Weigel

Ohio is the New Wisconsin

We’re in day two of the Take Back the American Dream conference, and according to everyone I talk to, it’s more boisterous and optimistic than this annual confab has been in years. (Put on every year by the Campaign for America’s Future, the conference has a new name and new co-sponsorship with the Van Jones/MoveOn “Rebuild the Dream”/”American Dream Project” effort. I do hope you’re following this.) At 10:30 I headed to Optimism Ground Zero – a panel on the impact of the Wisconsin union fight, moderated by The Nation’s politics writer/activist John Nichols. He started with words of praise for the Occupy Wall Street protesters, noting that this week was the 220th anniversary of the signing of the Bill of Rights.

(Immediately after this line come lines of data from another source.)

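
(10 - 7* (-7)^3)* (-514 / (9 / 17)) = -21067318 / 9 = -2340813.11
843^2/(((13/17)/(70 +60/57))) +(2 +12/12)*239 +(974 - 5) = 16309810992/247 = 66031623.45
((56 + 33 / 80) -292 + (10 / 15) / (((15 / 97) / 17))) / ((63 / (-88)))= 257081 / 1134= 226.70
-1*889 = -889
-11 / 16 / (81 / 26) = -143 / 648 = -0.22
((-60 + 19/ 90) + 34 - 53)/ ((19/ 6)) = -7091/ 285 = -24.88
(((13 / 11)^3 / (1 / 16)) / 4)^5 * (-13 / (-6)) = 340693303901788078592 / 12531744508246953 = 27186.42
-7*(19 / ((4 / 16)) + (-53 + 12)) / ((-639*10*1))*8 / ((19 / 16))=3136 / 12141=0.26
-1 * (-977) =977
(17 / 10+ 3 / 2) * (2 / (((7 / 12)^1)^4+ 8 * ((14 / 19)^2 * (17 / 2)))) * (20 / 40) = 119771136 / 1386180845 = 0.09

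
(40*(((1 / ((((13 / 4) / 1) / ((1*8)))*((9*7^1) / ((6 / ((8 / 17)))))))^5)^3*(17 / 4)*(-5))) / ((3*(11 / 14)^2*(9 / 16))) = -5478763139966437905311418217293414400 / 232483834477053191807344446180462889731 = -0.02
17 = 17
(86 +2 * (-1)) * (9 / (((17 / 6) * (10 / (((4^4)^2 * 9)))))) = 1337720832 / 85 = 15737892.14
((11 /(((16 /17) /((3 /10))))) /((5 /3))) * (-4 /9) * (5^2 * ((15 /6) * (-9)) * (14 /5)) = 11781 /8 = 1472.62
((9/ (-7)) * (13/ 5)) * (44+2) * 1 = -5382/ 35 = -153.77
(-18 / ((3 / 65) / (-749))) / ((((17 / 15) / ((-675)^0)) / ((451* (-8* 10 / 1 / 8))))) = -19761241500 / 17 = -1162425970.59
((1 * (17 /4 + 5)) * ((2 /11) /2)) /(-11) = -37 /484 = -0.08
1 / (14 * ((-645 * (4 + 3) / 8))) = -4 / 31605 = -0.00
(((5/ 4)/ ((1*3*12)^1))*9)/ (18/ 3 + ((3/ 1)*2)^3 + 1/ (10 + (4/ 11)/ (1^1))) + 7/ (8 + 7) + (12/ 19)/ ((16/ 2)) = 31578061/ 57727320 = 0.55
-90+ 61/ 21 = -1829/ 21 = -87.10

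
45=45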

“It is notable that they met in southern Manhattan, in a federal building, at 26 Wall Street,” said Nichols. “The patriots have come back to Wall Street, right to the same location where the Bill of Rights was signed!”

One smart liberal blogger, who’s attended more panels than I have, told me that the #occupywallstreet references are now de reguier – you can hear or see the part in each speech where a note about the New Yorkers has been scribbed in. In this context, though, it was a little distracting. This panel was all about the need to win a ballot fight in Ohio on November, a chance to overturn the labor reform bill passed by Republicans earlier this year.

“The battle of Wisconsin will be won in Ohio,” said Nichols. It was victory in Ohio, or nothing, as Scott Walker had implied in the crank phone call from “David Koch” way back in February. “He said, ‘We got to keep [Gov. John] Kasich’s spine strong,’” Nichols reminded us.

This was the cause. Organizers flitted around the room passing out cards with volunteer info. Courtney Foley, one of the organizers, warned me that polling was getting slightly tougher (a common occurence with ballot measures) as the other side’s money came in. “We have to put [Kasich] in this place,” she said, “or they’re just going to continue this attack on labor.”